O’Malley, the John Joseph Moakley Professor of Peace and Reconciliation at the McCormack Graduate School of Policy Studies, also brought with him condolences from President Jack Wilson, Chancellor Keith Motley, and all those who had attended the April meeting: mayors and city officials from Kirkuk, Iraq; representatives of the Greek and Turkish Cypriot communities of Nicosia, Cyprus; those from Derry/Londonderry, Northern Ireland; and from northern Mitrovica (Serbian majority) and from southern Mitrovica (Albanian majority).

After the meeting in Boston, the group had pledged to meet annually and share experiences, but the bombings in Iraq provoked an immediate, personal expression, which O’Malley delivered during his visit in July.

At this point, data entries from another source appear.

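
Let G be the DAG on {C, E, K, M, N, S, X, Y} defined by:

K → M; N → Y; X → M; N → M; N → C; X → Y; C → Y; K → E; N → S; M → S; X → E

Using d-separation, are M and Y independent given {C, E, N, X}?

Yes

There are 6 undirected paths between M and Y; checking each against the conditioning set {C, E, N, X}:
Path 1: M ← N → Y
  N is a fork here and N is conditioned on, so the path is blocked at N.
Path 2: M ← N → C → Y
  N is a fork here and N is conditioned on, so the path is blocked at N.
Path 3: M ← K → E ← X → Y
  X is a fork here and X is conditioned on, so the path is blocked at X.
Path 4: M ← X → Y
  X is a fork here and X is conditioned on, so the path is blocked at X.
Path 5: M → S ← N → Y
  S is a collider here and neither S nor any of its descendants is conditioned on, so the collider stays closed — the path is blocked at S.
Path 6: M → S ← N → C → Y
  S is a collider here and neither S nor any of its descendants is conditioned on, so the collider stays closed — the path is blocked at S.
Since every path is blocked, d-separation holds.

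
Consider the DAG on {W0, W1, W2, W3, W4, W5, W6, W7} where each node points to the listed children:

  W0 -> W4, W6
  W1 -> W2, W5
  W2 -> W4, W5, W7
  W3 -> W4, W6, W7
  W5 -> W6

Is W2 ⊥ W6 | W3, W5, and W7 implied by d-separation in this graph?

Yes

There are 6 undirected paths between W2 and W6; checking each against the conditioning set {W3, W5, W7}:
Path 1: W2 → W5 → W6
  W5 is a chain here and W5 is conditioned on, so the path is blocked at W5.
Path 2: W2 → W4 ← W3 → W6
  W4 is a collider here and neither W4 nor any of its descendants is conditioned on, so the collider stays closed — the path is blocked at W4.
Path 3: W2 → W4 ← W0 → W6
  W4 is a collider here and neither W4 nor any of its descendants is conditioned on, so the collider stays closed — the path is blocked at W4.
Path 4: W2 → W7 ← W3 → W4 ← W0 → W6
  W3 is a fork here and W3 is conditioned on, so the path is blocked at W3.
Path 5: W2 → W7 ← W3 → W6
  W3 is a fork here and W3 is conditioned on, so the path is blocked at W3.
Path 6: W2 ← W1 → W5 → W6
  W5 is a chain here and W5 is conditioned on, so the path is blocked at W5.
Every path is blocked, so W2 and W6 are d-separated given {W3, W5, W7}.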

In the small town of Taza, where mostly Turkmen live, 150 mud homes collapsed as a result of the bombings and 74 Turkmen, women and children were killed.

Among the people O’Malley met was a man who had lost seventeen members of his family. Over a single grave which held the bodies of all 74 victims, O’Malley placed a wreath and read out a letter of condolence. In Shoura, a Sunni section of Kirkuk, a bomb killed 34 people. O’Malley also met those who had survived in the tent city set up to provide temporary shelter, and there, too, he placed a wreath and offered condolences.

“When one of you dies, all of us die a little, too,” he said. “We stand with you in resolute solidarity.”

The bonds that formed in April at the UMass conference are being strengthened. The group will reconvene in May of 2010 in Mitrovica, where the Forum for Cities in Transition from conflict will gather to look carefully at the programs, problems, and solutions of one city and offer their counsel.